Entertainment

Clay Isn't Purely Good On '13 Reasons Why,' But No One Is

by Mallory Carra
Beth Dubber/Netflix

Throughout Netflix's 13 Reasons Why, the word "good" is used to describe Clay Jensen (played by Dylan Minnette) quite often. The late Hannah Baker uses the adjective as she wistfully recalls their interactions on the audio tapes detailing her reasons for suicide. But is Clay actually a good guy in 13 Reasons Why? It's a question both Clay and the viewer ponder in the series, which premiered on Netflix on March 31. The story follows what happens after a high schooler named Hannah posthumously leaves 13 confessional cassette tapes that reveal the incidents that led to her suicide — and Clay is shocked to find that one of the tapes is focused on him.

Spoilers ahead for 13 Reasons Why. Clay spends most of the series trying to figure out why Hannah included him. They nurtured a mutual attraction to each other and in Episode 12, Hannah confesses, "Clay, you aren't every other guy. You're different. You're good and kind and decent."

On the surface, Clay certainly is a sweet, good-natured, and thoughtful teenage guy. He shows up way too early to Jessica's house party and helps her set up. He rides his bike everywhere and seems to have a pretty good relationship with his parents. And the other classmates on Hannah's tapes are tense as Clay listens, because they believe that he is more likely to report their damaging secrets than anyone else.

Beth Dubber/Netflix

Clay seemed to genuinely like and care about Hannah, despite other students spreading rumors about her reputation. But he never says it out loud. Hannah and Clay's interactions through the series show intense longing on both sides — Hannah chronicling what she wished she told Clay and what she hoped Clay would say to her, but didn't. Their story culminates when a visibly upset Hannah pushes Clay away as they made out at Jessica's party, and he leaves instead of trying harder to comfort her.

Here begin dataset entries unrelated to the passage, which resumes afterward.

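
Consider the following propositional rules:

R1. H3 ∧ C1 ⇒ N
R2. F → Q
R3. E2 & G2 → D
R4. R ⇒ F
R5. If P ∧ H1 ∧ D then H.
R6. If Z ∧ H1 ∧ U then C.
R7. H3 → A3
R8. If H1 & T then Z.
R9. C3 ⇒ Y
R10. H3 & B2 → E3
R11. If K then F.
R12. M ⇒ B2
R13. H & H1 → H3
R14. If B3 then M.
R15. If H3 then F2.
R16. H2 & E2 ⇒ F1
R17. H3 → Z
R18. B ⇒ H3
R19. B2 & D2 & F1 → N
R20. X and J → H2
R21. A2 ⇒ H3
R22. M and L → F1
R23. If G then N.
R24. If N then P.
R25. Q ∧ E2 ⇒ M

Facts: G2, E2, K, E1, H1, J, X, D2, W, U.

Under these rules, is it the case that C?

D  (by R3: E2, G2)
F  (by R11: K)
H2  (by R20: X, J)
Q  (by R2: F)
F1  (by R16: H2, E2)
M  (by R25: Q, E2)
B2  (by R12: M)
N  (by R19: B2, D2, F1)
P  (by R24: N)
H  (by R5: P, H1, D)
H3  (by R13: H, H1)
Z  (by R17: H3)
C  (by R6: Z, H1, U)

Yes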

That sums up a pattern in Clay's past and present character: he tends to do as he's told and stay in his own little bubble.

Skye, his childhood friend, notes that Clay "used to be cool," and though it's unclear what exactly she means by that, there are instances in which Clay acts selfishly. After Justin spread a rumor that Hannah was sexually promiscuous, Clay cruelly insults her out of jealousy, as he later admits to Tony. Clay also recalls masturbating to Tyler's viral photo of Hannah and Courtney kissing — and yes, I realize he's a teenage boy, but in that moment, he was no better than the other guys who objectified and taunted Hannah. Clay knows it, too, because he guiltily imagines his classmates confronting him about the photo.

Clay also lets his concern for Jeff slide at Jessica's party. Clay doesn't take Jeff's keys, offer to drive, or really do anything to prevent him from driving, even though Clay clearly doesn't believe Jeff when he says he's sober. When Jeff ultimately dies in a car accident, Clay (mistakenly) assumes he was drunk, and lashes out at Hannah for making Jeff's death all about her when she tried to reach out.

Beth Dubber/Netflix

But what should Clay have done in those situations? He wasn't Hannah's boyfriend, but her movie theater co-worker with a crush who may have thought it wasn't his place to press her when she was upset. Jeff, meanwhile, was Clay's older friend, tutoree, and high school mentor. In those moments, Clay reacted the best he could and he didn't know what the other two were going through. It's easy to shout, "Do more" at the screen in hindsight, now knowing what happens to Hannah and Jeff, but we'll never know how they may have reacted if Clay had further interfered.

Years ago, I had a friend who constantly found her way into my business — she did it under the guise of "caring," but it seemed more like she was painting me as the villain who needed "fixing." As "good" as she was trying to be, I did not want her interference — and Jeff and Hannah may have felt the same way.

When Clay hears the tape about the night he made out with Hannah, he naturally blames himself. "I left and I knew I shouldn't have left," he tells Tony, the guardian of the tapes. "It all started with me." But Tony talks him down from a (literal) cliff's edge by asking if Clay truly believes that something he said could've changed the course of Hannah's life. "What does that make you, God?"

Beth Dubber/Netflix

Clay imagines an alternate party makeout scene in which he tells Hannah that he's always loved her, but he's armed with what he knows now. Viewers will never know what would've happened if Clay had done that in the actual moment or how Hannah would've reacted to such a confession in her already vulnerable state.

But no matter how he could've acted, or even how he did, 13 Reasons Why suggests that no one, including Clay, is wholly "good." Whether it was something they did to Hannah, something they didn't do, or how they reacted in the wake of her death, no single person is innocent or solely to blame. The best they can hope for is to learn from this tragedy and let it shape how they treat people in the future.